Pros
**Chill enviroment and coworkers**: Generally a relaxed enviroment, the team is quite skilled, and they generally are a pleasure to work with. **There is little pressure from management**: Generally management is somewhat absent. This allows you to work at your pace with little stress or pressure (however it has its drawbacks, which I will cover on the Cons section). There are few deadlines for anything. **Ability to learn**: For a developer that has passion to learn new stuff this is a good place to work. Knowledge is shared among the software team, so you can end learning a large variety of tools and frameworks.
Cons
**Management is generally absent**: As I mentioned in the Pros section, management is generally absent from the day-to-day operations (especially for software).
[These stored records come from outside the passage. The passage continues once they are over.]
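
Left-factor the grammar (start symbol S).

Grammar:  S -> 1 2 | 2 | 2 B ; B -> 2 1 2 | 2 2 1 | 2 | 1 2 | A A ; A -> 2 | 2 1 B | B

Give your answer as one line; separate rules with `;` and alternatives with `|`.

S has alternatives sharing prefix '2': factor to S → 2 S' with S' → ε | B.
B has alternatives sharing prefix '2': factor to B → 2 B' with B' → 1 2 | 2 1 | ε.
A has alternatives sharing prefix '2': factor to A → 2 A' with A' → ε | 1 B.

S -> 1 2 | 2 S'; B -> 1 2 | A A | 2 B'; A -> B | 2 A'; S' -> epsilon | B; B' -> 1 2 | 2 1 | epsilon; A' -> epsilon | 1 B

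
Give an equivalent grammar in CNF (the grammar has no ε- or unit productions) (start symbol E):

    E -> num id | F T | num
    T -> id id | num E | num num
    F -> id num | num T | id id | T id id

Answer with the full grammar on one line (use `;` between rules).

E -> X1 X2 | F T | num; T -> X2 X2 | X1 E | X1 X1; F -> X2 X1 | X1 T | X2 X2 | T Y1; X1 -> num; X2 -> id; Y1 -> X2 X2

Introduce a nonterminal for each terminal appearing in a rule of length ≥ 2: X1 → num, X2 → id.
Binarize each right-hand side of length ≥ 3 by chaining fresh nonterminals (Y1, Y2, …): affected rules were F → T X2 X2.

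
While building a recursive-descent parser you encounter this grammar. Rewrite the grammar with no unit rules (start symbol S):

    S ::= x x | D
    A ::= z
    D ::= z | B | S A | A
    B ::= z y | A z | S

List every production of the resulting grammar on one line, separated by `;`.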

As a result, they might not recognise your work, or understand its importance. **Poor salary and benefits**: The salaries are not competitive at all, especially for developers on the more junior side, and it is quite difficult to get a raise (there are no performance reviews or anything of that sort). There are no extra benefits at all. Hybrid/Remote work is not considered the default, however you might get a chance if you manage to persuade management. **Disorganization**: As mentioned before, this place can be a mess. There is little long-term planning, and at times some odd decisions have been taken in regards to software. Knowledge and information sharing between teams (and especially between the two offices) is abysmal. This obviously ends up causing problems. **Not set roles**: Even though most people have a role, it is quite likely that you'll end up doing some completely different stuff than you've expected. A front-end developer might have to deploy software or create CI/CD pipelines, and a data analyst might end up writing the backend for an unrelated software themselves. It didn't bother me personally, but if it bothers you, you'll have a difficult time.